How often should I do weight training for weight loss?

“The NHS physical activity guidelines say you should be doing two or more sessions of strength exercises a week that use all your major muscle groups,” says Strain.  

Mikuriya would recommend three to five sessions, of between 30 and 60 minutes each (depending on your fitness, health and goals). “But if sessions are frequent, the recovery factor is critical as well,” she says. If you’re working your muscles hard five times a week, they won’t have had time to recover between sessions, she explains. Your next workout will be sore and less efficient. Plus, you will be tired, which can lead to injury. “Listen to your body,” she urges.
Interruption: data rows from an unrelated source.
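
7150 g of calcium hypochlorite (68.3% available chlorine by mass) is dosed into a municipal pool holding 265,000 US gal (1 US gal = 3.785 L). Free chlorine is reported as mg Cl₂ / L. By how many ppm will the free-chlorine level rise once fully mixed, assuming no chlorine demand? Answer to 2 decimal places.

Volume: 265,000 US gal × 3.785 L/gal = 1,003,025 L.
Available chlorine delivered: 7150 g × 0.683 = 4883 g as Cl₂.
Concentration rise: 4883 g / 1,003,025 L = 4.869 mg/L = 4.87 ppm.

4.87 ppm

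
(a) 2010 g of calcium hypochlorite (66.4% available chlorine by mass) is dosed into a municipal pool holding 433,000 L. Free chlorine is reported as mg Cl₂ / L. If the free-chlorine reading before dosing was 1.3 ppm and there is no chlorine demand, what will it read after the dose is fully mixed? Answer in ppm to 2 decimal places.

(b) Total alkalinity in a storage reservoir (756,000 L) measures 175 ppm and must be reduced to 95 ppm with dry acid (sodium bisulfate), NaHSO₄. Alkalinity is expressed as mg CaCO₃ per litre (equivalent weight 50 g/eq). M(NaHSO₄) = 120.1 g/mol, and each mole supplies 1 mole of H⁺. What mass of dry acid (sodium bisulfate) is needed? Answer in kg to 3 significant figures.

(a) Available chlorine delivered: 2010 g × 0.664 = 1335 g as Cl₂.
(a) Concentration rise: 1335 g / 433,000 L = 3.082 mg/L = 3.08 ppm.
(a) Final FC: 1.3 + 3.08 = 4.38 ppm.

(b) Alkalinity to neutralize: (175 − 95) = 80 mg/L as CaCO₃ × 756,000 L = 60,480 g as CaCO₃.
(b) Equivalents of H⁺ required: 60,480 ÷ 50 g/eq = 1210 eq = 1210 mol NaHSO₄.
(b) Mass of NaHSO₄: 1210 × 120.1 = 145,300 g.

(a) 4.38 ppm; (b) 145 kg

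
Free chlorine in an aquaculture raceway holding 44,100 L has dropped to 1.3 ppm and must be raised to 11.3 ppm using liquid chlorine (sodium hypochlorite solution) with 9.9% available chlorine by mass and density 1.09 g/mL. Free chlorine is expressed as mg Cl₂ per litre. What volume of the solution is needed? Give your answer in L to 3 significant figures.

4.09 L

Chlorine deficit: 11.3 − 1.3 = 10 ppm = 10 mg/L as Cl₂.
Cl₂ equivalent needed: 10 mg/L × 44,100 L = 441,000 mg = 441 g.
Product at 9.9% available chlorine: 441 / 0.099 = 4455 g.
Volume at density 1.09 g/mL: 4455 g ÷ 1.09 g/mL = 4087 mL.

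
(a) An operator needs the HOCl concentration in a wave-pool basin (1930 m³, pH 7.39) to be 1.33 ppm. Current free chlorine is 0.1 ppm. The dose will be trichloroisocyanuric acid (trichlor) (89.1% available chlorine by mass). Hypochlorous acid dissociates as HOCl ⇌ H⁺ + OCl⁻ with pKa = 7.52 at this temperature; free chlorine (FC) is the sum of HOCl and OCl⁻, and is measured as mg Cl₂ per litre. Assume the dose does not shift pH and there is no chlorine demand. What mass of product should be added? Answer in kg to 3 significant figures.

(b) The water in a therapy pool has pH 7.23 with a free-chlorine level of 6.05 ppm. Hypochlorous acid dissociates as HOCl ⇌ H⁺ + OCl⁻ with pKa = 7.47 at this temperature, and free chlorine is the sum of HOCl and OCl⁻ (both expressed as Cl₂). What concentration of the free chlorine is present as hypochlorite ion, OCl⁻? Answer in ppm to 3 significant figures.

(a) 4.80 kg; (b) 2.21 ppm

(a) Volume: 1930 m³ = 1,930,000 L.
(a) [OCl⁻]/[HOCl] = 10^(pH − pKa) = 10^(7.39 − 7.52) = 0.7413; fraction as HOCl = 1/(1 + 0.7413) = 0.5743.
(a) Free chlorine required for 1.33 ppm HOCl: 1.33 / 0.5743 = 2.316 ppm.
(a) FC to add: 2.316 − 0.1 = 2.216 mg/L as Cl₂.
(a) Cl₂ equivalent: 2.216 mg/L × 1,930,000 L = 4277 g.
(a) Product at 89.1% available Cl: 4277 / 0.891 = 4800 g.

(b) [OCl⁻]/[HOCl] = 10^(pH − pKa) = 10^(7.23 − 7.47) = 10^-0.24 = 0.5754.
(b) Fraction as HOCl = 1 / (1 + 0.5754) = 0.6347.
(b) OCl⁻ = (1 − 0.6347) × 6.05 ppm = 2.21 ppm.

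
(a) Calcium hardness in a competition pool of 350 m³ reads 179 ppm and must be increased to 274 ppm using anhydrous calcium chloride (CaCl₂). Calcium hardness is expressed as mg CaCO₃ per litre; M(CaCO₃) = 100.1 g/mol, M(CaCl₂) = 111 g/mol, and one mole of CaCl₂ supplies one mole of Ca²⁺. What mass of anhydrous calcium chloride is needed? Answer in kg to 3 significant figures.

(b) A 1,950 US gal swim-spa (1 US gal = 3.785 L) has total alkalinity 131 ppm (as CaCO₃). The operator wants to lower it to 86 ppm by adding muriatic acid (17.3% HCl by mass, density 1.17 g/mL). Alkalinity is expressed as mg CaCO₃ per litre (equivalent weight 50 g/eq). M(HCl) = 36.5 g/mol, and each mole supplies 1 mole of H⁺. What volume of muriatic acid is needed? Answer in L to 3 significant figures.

(a) 36.9 kg; (b) 1.20 L

(a) Volume: 350 m³ = 350,000 L.
(a) Hardness to add: (274 − 179) = 95 mg/L as CaCO₃ × 350,000 L = 33,250 g as CaCO₃.
(a) Moles of Ca²⁺ (1 mol Ca²⁺ ≡ 1 mol CaCO₃): 33,250 / 100.1 g/mol = 332.2 mol.
(a) Mass of CaCl₂: 332.2 × 111 = 36,870 g.

(b) Volume: 1,950 US gal × 3.785 L/gal = 7,381 L.
(b) Alkalinity to neutralize: (131 − 86) = 45 mg/L as CaCO₃ × 7,381 L = 332.1 g as CaCO₃.
(b) Equivalents of H⁺ required: 332.1 ÷ 50 g/eq = 6.643 eq = 6.643 mol HCl.
(b) Mass of HCl: 6.643 × 36.5 = 242.5 g.
(b) Mass of 17.3% solution: 242.5 / 0.173 = 1401 g.
(b) Volume: 1401 g ÷ 1.17 g/mL = 1198 mL.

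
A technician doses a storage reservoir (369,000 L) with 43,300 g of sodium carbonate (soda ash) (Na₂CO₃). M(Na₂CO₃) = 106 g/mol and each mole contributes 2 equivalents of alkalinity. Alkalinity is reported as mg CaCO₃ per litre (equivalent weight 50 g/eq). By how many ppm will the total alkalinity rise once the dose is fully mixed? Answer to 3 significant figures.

111 ppm

Moles of Na₂CO₃: 43,300 g ÷ 106 g/mol = 408.5 mol → 817 eq of alkalinity.
As CaCO₃: 817 eq × 50 g/eq = 40,850 g.
Rise: 40,850 g / 369,000 L × 1000 = 110.7 mg/L.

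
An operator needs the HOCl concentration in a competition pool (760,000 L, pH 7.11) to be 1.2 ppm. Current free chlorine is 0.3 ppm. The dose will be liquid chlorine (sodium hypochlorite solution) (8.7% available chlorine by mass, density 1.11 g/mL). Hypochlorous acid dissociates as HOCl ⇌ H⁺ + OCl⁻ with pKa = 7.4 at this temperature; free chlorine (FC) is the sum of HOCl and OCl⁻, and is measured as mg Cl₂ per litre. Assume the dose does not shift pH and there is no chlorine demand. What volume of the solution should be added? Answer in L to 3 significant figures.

11.9 L

[OCl⁻]/[HOCl] = 10^(pH − pKa) = 10^(7.11 − 7.4) = 0.5129; fraction as HOCl = 1/(1 + 0.5129) = 0.661.
Free chlorine required for 1.2 ppm HOCl: 1.2 / 0.661 = 1.815 ppm.
FC to add: 1.815 − 0.3 = 1.515 mg/L as Cl₂.
Cl₂ equivalent: 1.515 mg/L × 760,000 L = 1152 g.
Product at 8.7% available Cl: 1152 / 0.087 = 13,240 g.
Volume: 13,240 g ÷ 1.11 g/mL = 11,930 mL.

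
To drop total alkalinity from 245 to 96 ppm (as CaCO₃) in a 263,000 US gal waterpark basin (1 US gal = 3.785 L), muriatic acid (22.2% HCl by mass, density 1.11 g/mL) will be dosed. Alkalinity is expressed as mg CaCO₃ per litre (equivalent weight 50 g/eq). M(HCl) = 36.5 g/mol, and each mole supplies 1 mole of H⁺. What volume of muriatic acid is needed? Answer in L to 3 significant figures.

439 L

Volume: 263,000 US gal × 3.785 L/gal = 995,455 L.
Alkalinity to neutralize: (245 − 96) = 149 mg/L as CaCO₃ × 995,455 L = 148,300 g as CaCO₃.
Equivalents of H⁺ required: 148,300 ÷ 50 g/eq = 2966 eq = 2966 mol HCl.
Mass of HCl: 2966 × 36.5 = 108,300 g.
Mass of 22.2% solution: 108,300 / 0.222 = 487,700 g.
Volume: 487,700 g ÷ 1.11 g/mL = 439,400 mL.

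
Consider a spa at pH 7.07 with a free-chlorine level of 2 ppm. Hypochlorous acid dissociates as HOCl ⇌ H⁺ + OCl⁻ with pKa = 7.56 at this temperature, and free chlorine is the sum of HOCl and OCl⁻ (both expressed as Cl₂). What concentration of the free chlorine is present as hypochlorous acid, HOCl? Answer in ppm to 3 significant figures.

[OCl⁻]/[HOCl] = 10^(pH − pKa) = 10^(7.07 − 7.56) = 10^-0.49 = 0.3236.
Fraction as HOCl = 1 / (1 + 0.3236) = 0.7555.
HOCl = 0.7555 × 2 ppm = 1.511 ppm.

1.51 ppm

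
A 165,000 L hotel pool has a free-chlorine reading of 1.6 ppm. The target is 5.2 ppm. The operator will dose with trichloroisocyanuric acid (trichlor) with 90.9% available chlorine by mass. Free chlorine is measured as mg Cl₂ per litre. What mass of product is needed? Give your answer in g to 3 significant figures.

653 g

Chlorine deficit: 5.2 − 1.6 = 3.6 ppm = 3.6 mg/L as Cl₂.
Cl₂ equivalent needed: 3.6 mg/L × 165,000 L = 594,000 mg = 594 g.
Product at 90.9% available chlorine: 594 / 0.909 = 653.5 g.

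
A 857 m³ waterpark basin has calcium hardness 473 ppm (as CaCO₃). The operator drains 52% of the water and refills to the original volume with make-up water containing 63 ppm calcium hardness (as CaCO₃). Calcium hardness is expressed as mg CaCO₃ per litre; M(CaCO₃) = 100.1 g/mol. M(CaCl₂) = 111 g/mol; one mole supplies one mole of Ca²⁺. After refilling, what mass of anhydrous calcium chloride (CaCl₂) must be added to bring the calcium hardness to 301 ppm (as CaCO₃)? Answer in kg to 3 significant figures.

Volume: 857 m³ = 857,000 L.
After draining 52% and refilling: 473 × 0.48 + 63 × 0.52 = 259.8 ppm.
Deficit to target: 301 − 259.8 = 41.2 mg/L.
As CaCO₃: 41.2 mg/L × 857,000 L = 35,310 g; ÷ 100.1 = 352.7 mol Ca²⁺.
Mass: 352.7 × 111 = 39,150 g.

39.2 kg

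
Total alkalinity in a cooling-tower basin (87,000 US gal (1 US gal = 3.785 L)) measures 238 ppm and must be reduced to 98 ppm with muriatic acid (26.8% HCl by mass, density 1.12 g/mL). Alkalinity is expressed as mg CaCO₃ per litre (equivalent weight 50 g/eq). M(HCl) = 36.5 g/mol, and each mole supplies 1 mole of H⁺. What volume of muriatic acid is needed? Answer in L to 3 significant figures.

Volume: 87,000 US gal × 3.785 L/gal = 329,295 L.
Alkalinity to neutralize: (238 − 98) = 140 mg/L as CaCO₃ × 329,295 L = 46,100 g as CaCO₃.
Equivalents of H⁺ required: 46,100 ÷ 50 g/eq = 922 eq = 922 mol HCl.
Mass of HCl: 922 × 36.5 = 33,650 g.
Mass of 26.8% solution: 33,650 / 0.268 = 125,600 g.
Volume: 125,600 g ÷ 1.12 g/mL = 112,100 mL.

112 L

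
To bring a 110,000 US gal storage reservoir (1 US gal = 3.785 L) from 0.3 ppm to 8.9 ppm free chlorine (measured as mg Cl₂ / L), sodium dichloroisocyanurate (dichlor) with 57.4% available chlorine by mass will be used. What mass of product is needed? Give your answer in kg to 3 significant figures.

Volume: 110,000 US gal × 3.785 L/gal = 416,350 L.
Chlorine deficit: 8.9 − 0.3 = 8.6 ppm = 8.6 mg/L as Cl₂.
Cl₂ equivalent needed: 8.6 mg/L × 416,350 L = 3,581,000 mg = 3581 g.
Product at 57.4% available chlorine: 3581 / 0.574 = 6238 g.

6.24 kg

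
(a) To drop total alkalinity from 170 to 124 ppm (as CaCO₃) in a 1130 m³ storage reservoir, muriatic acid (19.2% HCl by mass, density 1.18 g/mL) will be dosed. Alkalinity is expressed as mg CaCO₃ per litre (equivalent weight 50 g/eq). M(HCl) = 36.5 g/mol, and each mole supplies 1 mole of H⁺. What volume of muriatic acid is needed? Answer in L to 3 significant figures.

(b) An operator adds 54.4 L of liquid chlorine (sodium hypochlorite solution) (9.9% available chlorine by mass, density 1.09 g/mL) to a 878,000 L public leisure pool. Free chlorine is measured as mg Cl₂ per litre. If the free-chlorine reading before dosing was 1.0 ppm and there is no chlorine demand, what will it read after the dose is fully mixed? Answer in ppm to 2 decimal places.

(a) Volume: 1130 m³ = 1,130,000 L.
(a) Alkalinity to neutralize: (170 − 124) = 46 mg/L as CaCO₃ × 1,130,000 L = 51,980 g as CaCO₃.
(a) Equivalents of H⁺ required: 51,980 ÷ 50 g/eq = 1040 eq = 1040 mol HCl.
(a) Mass of HCl: 1040 × 36.5 = 37,950 g.
(a) Mass of 19.2% solution: 37,950 / 0.192 = 197,600 g.
(a) Volume: 197,600 g ÷ 1.18 g/mL = 167,500 mL.

(b) Mass of solution: 54.4 L × 1000 mL/L × 1.09 g/mL = 59,300 g.
(b) Available chlorine delivered: 59,300 g × 0.099 = 5870 g as Cl₂.
(b) Concentration rise: 5870 g / 878,000 L = 6.686 mg/L = 6.69 ppm.
(b) Final FC: 1.0 + 6.69 = 7.69 ppm.

(a) 167 L; (b) 7.69 ppm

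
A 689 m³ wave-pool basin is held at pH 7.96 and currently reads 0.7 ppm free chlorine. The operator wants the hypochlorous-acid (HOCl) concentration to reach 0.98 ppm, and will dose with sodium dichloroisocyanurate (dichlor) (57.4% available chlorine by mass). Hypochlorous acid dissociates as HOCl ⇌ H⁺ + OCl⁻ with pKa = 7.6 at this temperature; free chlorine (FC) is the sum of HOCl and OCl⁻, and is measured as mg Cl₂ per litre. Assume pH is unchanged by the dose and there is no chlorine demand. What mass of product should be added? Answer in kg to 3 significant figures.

3.03 kg

Volume: 689 m³ = 689,000 L.
[OCl⁻]/[HOCl] = 10^(pH − pKa) = 10^(7.96 − 7.6) = 2.291; fraction as HOCl = 1/(1 + 2.291) = 0.3039.
Free chlorine required for 0.98 ppm HOCl: 0.98 / 0.3039 = 3.225 ppm.
FC to add: 3.225 − 0.7 = 2.525 mg/L as Cl₂.
Cl₂ equivalent: 2.525 mg/L × 689,000 L = 1740 g.
Product at 57.4% available Cl: 1740 / 0.574 = 3031 g.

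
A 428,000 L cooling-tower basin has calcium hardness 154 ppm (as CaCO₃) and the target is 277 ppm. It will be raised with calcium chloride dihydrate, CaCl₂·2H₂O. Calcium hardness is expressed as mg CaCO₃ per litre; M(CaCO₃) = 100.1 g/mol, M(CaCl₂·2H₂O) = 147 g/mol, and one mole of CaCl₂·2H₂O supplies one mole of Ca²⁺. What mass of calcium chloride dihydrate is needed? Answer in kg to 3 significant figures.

77.3 kg

Hardness to add: (277 − 154) = 123 mg/L as CaCO₃ × 428,000 L = 52,640 g as CaCO₃.
Moles of Ca²⁺ (1 mol Ca²⁺ ≡ 1 mol CaCO₃): 52,640 / 100.1 g/mol = 525.9 mol.
Mass of CaCl₂·2H₂O: 525.9 × 147 = 77,310 g.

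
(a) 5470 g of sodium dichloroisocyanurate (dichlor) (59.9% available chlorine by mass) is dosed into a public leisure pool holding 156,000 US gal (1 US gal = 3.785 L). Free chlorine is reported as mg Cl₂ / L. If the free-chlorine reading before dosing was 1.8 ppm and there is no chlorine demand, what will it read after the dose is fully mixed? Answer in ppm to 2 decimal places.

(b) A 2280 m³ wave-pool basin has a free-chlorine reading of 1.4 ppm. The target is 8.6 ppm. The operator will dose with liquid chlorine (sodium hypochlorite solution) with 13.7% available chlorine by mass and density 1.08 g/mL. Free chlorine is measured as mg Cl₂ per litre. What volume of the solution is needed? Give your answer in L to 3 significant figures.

(a) 7.35 ppm; (b) 111 L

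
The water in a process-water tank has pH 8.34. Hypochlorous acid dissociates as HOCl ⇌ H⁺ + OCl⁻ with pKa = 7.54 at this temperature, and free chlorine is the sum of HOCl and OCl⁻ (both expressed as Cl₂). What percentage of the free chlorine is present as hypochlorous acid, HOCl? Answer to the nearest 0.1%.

13.7%

[OCl⁻]/[HOCl] = 10^(pH − pKa) = 10^(8.34 − 7.54) = 10^0.80 = 6.31.
Fraction as HOCl = 1 / (1 + 6.31) = 0.1368.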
The best weight-lifting routines for weight loss

“It is vital to train properly with weights, to prevent injury,” says Mikuriya. “For novices, I would suggest learning the proper techniques first with a certified personal trainer who can monitor and correct your form.” Weight and resistance exercises are counted in repetitions, or reps (one complete movement, like a single sit-up), and sets (a group of repetitions). A trainer will design a training programme, altering the number of reps and sets, as well as the intensity, according to your fitness and condition. 

There are ways to maximise the results of your workout, however. For example, you could sit on a bench and do the requisite sets of bicep curls, but Mikuriya would be more likely to suggest you do them while squatting. Using multiple muscle groups at once requires more oxygen and thus burns more calories in the short term. Pull-ups, push-ups, squats and deadlifts are good examples of these compound exercises. 

When it comes to building muscle, she would usually recommend around eight to 12 repetitions, sets of between two and six, and weights that are pushing you to around 75 to 85 per cent of the maximum you could possibly lift for one repetition. 

That said, “if you are doing heavier weights one day and want to go back to the gym the following day, switch things up so you are working with lower weights and more repetitions,” Mikuriya advises. Diversification is key, she suggests, for long-term motivation, health and results.

Those who have already embraced the resistance revolution should make sure they are mixing up their repertoire, while those who have been put off by its outdated reputation should rethink – fast. Mikuriya says: “I would always suggest mixing both weight training and cardio training for the most efficient and long-term weight-loss goals.”